La force politique étant donnée au nombre, si le nombre est aveugle ou ignorant, le pays est livré forcément à tous les hasards. Toutes les entreprises deviennent possibles. Il suffit de tromper ou de flatter les masses pour disposer de leur force. Sihanouk pouvait le faire au moyen de la séduction et du régime de contrainte ; Pol Pot le faisait par le mensonge et la terreur, Hun Sen le fait par la corruption, la fraude et la force. Cette situation dangereuse n’a qu’une issue : donner à la masse gouvernante l’éducation politique qui lui manque. Toute autre solution serait vaine. Mais est-ce que le peuple khmer a-t-il le temps pour s’instruire ? Est-ce que la nation khmère peut se permettre d’attendre ? Le peuple khmer peut encore gagner cette bataille. Il peut gagner non pas par la voie non-violence, mais par celle de la révolution non-violence. La voie non-violence est une force isolée, elle n’a pas ennemi.

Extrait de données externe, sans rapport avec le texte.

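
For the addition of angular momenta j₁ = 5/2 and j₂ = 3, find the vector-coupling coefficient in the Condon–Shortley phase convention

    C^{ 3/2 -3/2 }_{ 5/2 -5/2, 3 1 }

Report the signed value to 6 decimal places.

triangle: 4!·1!·2!/8! = 48/40320
(j±m)!: 0!·5!·4!·2!·0!·3! = 34560
prefactor² = (2J+1)·Δ·N² = 1152/7
  k=4: +1/(4!·0!·1!·0!·0!·2!) = 1/48
Σ = 1/48  ⇒  CG² = 1152/7·1/48² = 1/14
CG = +√(1/14) = +0.267261

+√(1/14) ≈ +0.267261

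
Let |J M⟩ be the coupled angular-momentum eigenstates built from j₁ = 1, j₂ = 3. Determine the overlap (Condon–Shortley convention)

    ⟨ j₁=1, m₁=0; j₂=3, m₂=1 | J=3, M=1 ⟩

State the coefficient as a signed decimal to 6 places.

-0.288675

j₁+j₂−J=1  J+j₁−j₂=1  J−j₁+j₂=5  j₁+j₂+J+1=8
(j₁±m₁, j₂±m₂, J±M) = (1,1,4,2,4,2)
P² = 48
sum k=0..1:
  [0] +1/24 = 1/24
  [1] −1/12 = -1/12
S = -1/24
C² = P²·S² = 1/12 ; C = -0.288675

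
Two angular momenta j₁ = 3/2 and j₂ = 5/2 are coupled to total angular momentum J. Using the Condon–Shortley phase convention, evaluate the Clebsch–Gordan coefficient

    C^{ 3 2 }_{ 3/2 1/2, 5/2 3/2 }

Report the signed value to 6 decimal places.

−√(1/12) = -0.288675

triangle: 1!·2!·4!/8! = 48/40320
(j±m)!: 2!·1!·4!·1!·5!·1! = 5760
prefactor² = (2J+1)·Δ·N² = 48
  k=0: +1/(0!·1!·1!·4!·1!·0!) = 1/24
  k=1: −1/(1!·0!·0!·3!·2!·1!) = -1/12
Σ = -1/24  ⇒  CG² = 48·(-1/24)² = 1/12
CG = −√(1/12) = -0.288675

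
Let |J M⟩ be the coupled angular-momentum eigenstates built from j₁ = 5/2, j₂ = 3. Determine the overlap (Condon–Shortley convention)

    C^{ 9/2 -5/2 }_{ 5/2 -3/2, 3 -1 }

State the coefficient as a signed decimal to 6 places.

triangle: 1!*4!*5!/11! = 2880/39916800
(j±m)!: 1!*4!*2!*4!*2!*7! = 11612160
prefactor² = (2J+1)*Δ*N² = 92160/11
  k=0: +1/(0!*1!*4!*2!*0!*3!) = 1/288
  k=1: −1/(1!*0!*3!*1!*1!*4!) = -1/144
Σ = -1/288  ⇒  CG² = 92160/11*(-1/288)² = 10/99
CG = −√(10/99) = -0.317821

-0.317821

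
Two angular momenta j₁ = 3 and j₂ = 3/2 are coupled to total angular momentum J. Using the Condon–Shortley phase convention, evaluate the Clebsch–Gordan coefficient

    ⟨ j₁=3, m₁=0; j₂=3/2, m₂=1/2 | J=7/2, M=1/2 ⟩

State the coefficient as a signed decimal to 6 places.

−√(2/21) = -0.308607

j₁+j₂−J=1  J+j₁−j₂=5  J−j₁+j₂=2  j₁+j₂+J+1=9
(j₁±m₁, j₂±m₂, J±M) = (3,3,2,1,4,3)
P² = 384/7
sum k=0..1:
  [0] +1/24 = 1/24
  [1] −1/12 = -1/12
S = -1/24
C² = P²·S² = 2/21 ; C = -0.308607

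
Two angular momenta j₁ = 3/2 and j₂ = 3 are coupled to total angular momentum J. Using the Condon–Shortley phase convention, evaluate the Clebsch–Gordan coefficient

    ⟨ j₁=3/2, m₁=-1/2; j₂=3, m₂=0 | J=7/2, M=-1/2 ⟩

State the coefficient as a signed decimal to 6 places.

√[8·1!2!5!/9! · 1!2!3!3!3!4!] = √(384/7)
  +(−1)^0/∏(0,1,2,3,0,2)! = 1/24  (running 1/24)
  +(−1)^1/∏(1,0,1,2,1,3)! = -1/12  (running -1/24)
⟨..|..⟩ = √(384/7)·(-1/24) = -0.308607

−√(2/21) = -0.308607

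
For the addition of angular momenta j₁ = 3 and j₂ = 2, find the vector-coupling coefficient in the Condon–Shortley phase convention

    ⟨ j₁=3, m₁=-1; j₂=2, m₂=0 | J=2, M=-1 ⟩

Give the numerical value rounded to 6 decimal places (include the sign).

j₁+j₂−J=3  J+j₁−j₂=3  J−j₁+j₂=1  j₁+j₂+J+1=8
(j₁±m₁, j₂±m₂, J±M) = (2,4,2,2,1,3)
P² = 36/7
sum k=1..2:
  [1] −1/12 = -1/12
  [2] +1/4 = 1/4
S = 1/6
C² = P²·S² = 1/7 ; C = +0.377964

+0.377964  (= +√(1/7))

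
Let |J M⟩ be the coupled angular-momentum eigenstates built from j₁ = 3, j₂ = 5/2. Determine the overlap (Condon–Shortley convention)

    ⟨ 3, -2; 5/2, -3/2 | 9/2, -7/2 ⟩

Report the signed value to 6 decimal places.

j₁+j₂−J=1  J+j₁−j₂=5  J−j₁+j₂=4  j₁+j₂+J+1=11
(j₁±m₁, j₂±m₂, J±M) = (1,5,1,4,1,8)
P² = 921600/11
sum k=0..1:
  [0] +1/720 = 1/720
  [1] −1/576 = -1/576
S = -1/2880
C² = P²·S² = 1/99 ; C = -0.100504

-0.100504  (= −√(1/99))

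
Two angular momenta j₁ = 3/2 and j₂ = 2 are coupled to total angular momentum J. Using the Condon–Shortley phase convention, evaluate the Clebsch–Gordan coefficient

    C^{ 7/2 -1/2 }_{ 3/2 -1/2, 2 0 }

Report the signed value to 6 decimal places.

+√(18/35) ≈ +0.717137

j₁+j₂−J=0  J+j₁−j₂=3  J−j₁+j₂=4  j₁+j₂+J+1=8
(j₁±m₁, j₂±m₂, J±M) = (1,2,2,2,3,4)
P² = 1152/35
sum k=0..0:
  [0] +1/8 = 1/8
S = 1/8
C² = P²·S² = 18/35 ; C = +0.717137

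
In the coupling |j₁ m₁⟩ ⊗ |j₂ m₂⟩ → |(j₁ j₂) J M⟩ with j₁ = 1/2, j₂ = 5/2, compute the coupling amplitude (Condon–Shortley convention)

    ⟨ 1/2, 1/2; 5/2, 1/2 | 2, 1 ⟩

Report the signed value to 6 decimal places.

+0.577350  (= +√(1/3))

j₁+j₂−J=1  J+j₁−j₂=0  J−j₁+j₂=4  j₁+j₂+J+1=6
(j₁±m₁, j₂±m₂, J±M) = (1,0,3,2,3,1)
P² = 12
sum k=0..0:
  [0] +1/6 = 1/6
S = 1/6
C² = P²·S² = 1/3 ; C = +0.577350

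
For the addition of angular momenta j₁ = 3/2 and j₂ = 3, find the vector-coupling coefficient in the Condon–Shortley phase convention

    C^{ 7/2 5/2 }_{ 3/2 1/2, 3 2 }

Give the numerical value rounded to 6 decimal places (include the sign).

√[8·1!2!5!/9! · 2!1!5!1!6!1!] = √(6400/7)
  +(−1)^0/∏(0,1,1,5,1,0)! = 1/120  (running 1/120)
  +(−1)^1/∏(1,0,0,4,2,1)! = -1/48  (running -1/80)
⟨..|..⟩ = √(6400/7)·(-1/80) = -0.377964

-0.377964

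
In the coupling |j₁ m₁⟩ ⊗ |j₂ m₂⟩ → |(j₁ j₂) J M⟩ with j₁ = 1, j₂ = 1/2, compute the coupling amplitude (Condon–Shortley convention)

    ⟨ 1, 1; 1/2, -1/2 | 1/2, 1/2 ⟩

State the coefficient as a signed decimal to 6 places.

+0.816497

triangle: 1!*1!*0!/3! = 1/6
(j±m)!: 2!*0!*0!*1!*1!*0! = 2
prefactor² = (2J+1)*Δ*N² = 2/3
  k=0: +1/(0!*1!*0!*0!*1!*0!) = 1
Σ = 1  ⇒  CG² = 2/3*1² = 2/3
CG = +√(2/3) = +0.816497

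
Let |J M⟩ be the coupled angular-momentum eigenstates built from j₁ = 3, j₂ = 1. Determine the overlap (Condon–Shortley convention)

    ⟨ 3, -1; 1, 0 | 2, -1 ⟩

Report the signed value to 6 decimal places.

-0.617213  (= −√(8/21))

j₁+j₂−J=2  J+j₁−j₂=4  J−j₁+j₂=0  j₁+j₂+J+1=7
(j₁±m₁, j₂±m₂, J±M) = (2,4,1,1,1,3)
P² = 96/7
sum k=1..1:
  [1] −1/6 = -1/6
S = -1/6
C² = P²·S² = 8/21 ; C = -0.617213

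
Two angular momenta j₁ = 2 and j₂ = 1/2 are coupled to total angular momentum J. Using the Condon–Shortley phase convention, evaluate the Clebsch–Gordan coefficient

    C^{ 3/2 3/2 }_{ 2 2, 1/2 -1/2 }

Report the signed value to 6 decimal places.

+√(4/5) = +0.894427

j₁+j₂−J=1  J+j₁−j₂=3  J−j₁+j₂=0  j₁+j₂+J+1=5
(j₁±m₁, j₂±m₂, J±M) = (4,0,0,1,3,0)
P² = 144/5
sum k=0..0:
  [0] +1/6 = 1/6
S = 1/6
C² = P²·S² = 4/5 ; C = +0.894427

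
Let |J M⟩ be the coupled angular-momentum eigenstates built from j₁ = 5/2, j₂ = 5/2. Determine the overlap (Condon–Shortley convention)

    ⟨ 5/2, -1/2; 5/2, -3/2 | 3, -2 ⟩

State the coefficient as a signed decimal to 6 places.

j₁+j₂−J=2  J+j₁−j₂=3  J−j₁+j₂=3  j₁+j₂+J+1=9
(j₁±m₁, j₂±m₂, J±M) = (2,3,1,4,1,5)
P² = 48
sum k=0..1:
  [0] +1/24 = 1/24
  [1] −1/12 = -1/12
S = -1/24
C² = P²·S² = 1/12 ; C = -0.288675

−√(1/12) = -0.288675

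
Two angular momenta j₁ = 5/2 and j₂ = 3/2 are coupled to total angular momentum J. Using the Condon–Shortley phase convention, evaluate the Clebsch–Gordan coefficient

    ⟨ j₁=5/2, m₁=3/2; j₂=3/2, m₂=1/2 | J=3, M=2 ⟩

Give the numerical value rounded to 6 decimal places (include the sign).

+√(1/12) ≈ +0.288675

√[7·1!4!2!/8! · 4!1!2!1!5!1!] = √(48)
  +(−1)^0/∏(0,1,1,2,3,0)! = 1/12  (running 1/12)
  +(−1)^1/∏(1,0,0,1,4,1)! = -1/24  (running 1/24)
⟨..|..⟩ = √(48)·(1/24) = +0.288675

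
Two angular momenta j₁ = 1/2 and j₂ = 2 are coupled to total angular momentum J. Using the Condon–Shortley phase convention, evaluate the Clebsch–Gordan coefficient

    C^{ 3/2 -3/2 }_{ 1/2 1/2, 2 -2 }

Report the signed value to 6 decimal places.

+√(4/5) = +0.894427

j₁+j₂−J=1  J+j₁−j₂=0  J−j₁+j₂=3  j₁+j₂+J+1=5
(j₁±m₁, j₂±m₂, J±M) = (1,0,0,4,0,3)
P² = 144/5
sum k=0..0:
  [0] +1/6 = 1/6
S = 1/6
C² = P²·S² = 4/5 ; C = +0.894427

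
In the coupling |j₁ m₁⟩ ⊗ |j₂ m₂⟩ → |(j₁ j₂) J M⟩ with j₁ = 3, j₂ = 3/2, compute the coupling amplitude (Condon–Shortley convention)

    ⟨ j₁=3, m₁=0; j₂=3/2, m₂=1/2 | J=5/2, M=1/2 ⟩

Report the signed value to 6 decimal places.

√[6·2!4!1!/8! · 3!3!2!1!3!2!] = √(216/35)
  +(−1)^1/∏(1,1,2,1,2,0)! = -1/4  (running -1/4)
  +(−1)^2/∏(2,0,1,0,3,1)! = 1/12  (running -1/6)
⟨..|..⟩ = √(216/35)·(-1/6) = -0.414039

−√(6/35) ≈ -0.414039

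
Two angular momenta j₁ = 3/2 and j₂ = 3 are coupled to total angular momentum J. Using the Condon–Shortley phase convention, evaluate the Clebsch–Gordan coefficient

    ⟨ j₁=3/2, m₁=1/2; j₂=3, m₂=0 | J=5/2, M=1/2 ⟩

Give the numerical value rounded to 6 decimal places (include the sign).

triangle: 2!·1!·4!/8! = 48/40320
(j±m)!: 2!·1!·3!·3!·3!·2! = 864
prefactor² = (2J+1)·Δ·N² = 216/35
  k=0: +1/(0!·2!·1!·3!·0!·1!) = 1/12
  k=1: −1/(1!·1!·0!·2!·1!·2!) = -1/4
Σ = -1/6  ⇒  CG² = 216/35·(-1/6)² = 6/35
CG = −√(6/35) = -0.414039

-0.414039  (= −√(6/35))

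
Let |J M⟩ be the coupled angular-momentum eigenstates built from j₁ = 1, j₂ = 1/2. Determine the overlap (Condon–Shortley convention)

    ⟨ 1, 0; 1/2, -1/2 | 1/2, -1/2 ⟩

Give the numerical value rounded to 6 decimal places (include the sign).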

En revanche celle de la révolution non-violence est une force collective organisée, c’est-à-dire une force politique, il est donc nécessaire qu’elle doit identifier ses ennemis, si non sa cause est en danger. Aujourd’hui le peuple connait bien ses ennemis : la vaillance est donc indispensable. Attendre, c’est perdre toutes ses chances, parce que chaque jour mille colons vietnamiens assaillent la terre khmère. S’il veut attendre cinq ans encore, il sera de cinq ans plus près de la mort. Par la voie de la révolution non-violence, il s’instruit de la politique, c'est-à-dire ses drois et ses devoirs, dans l’action de la révolution et combatte en même temps pour sa liberté et l’indépendance de sa patrie en tant que Citoyen responsable. La révolution non-violence, c’est tout simplement d’utiliser le pouvoir du peuple, une arme unique, pour défendre une cause juste et contre des ennemis de la nation. Cette arme ne doit jamais être utilisée en vue d’un projet injuste ni contre un faible ennemi.
Si le peuple khmer s'abstient; si confiné dans sa tradition d'obéissance à l'autorité arrogante, il ne jette pas dans le combat politique sa force prépondérante, il verra peu à peu s'effondrer son pays, le Cambodge.
(1) Jean-François Revel : Philosophe et écrivain français.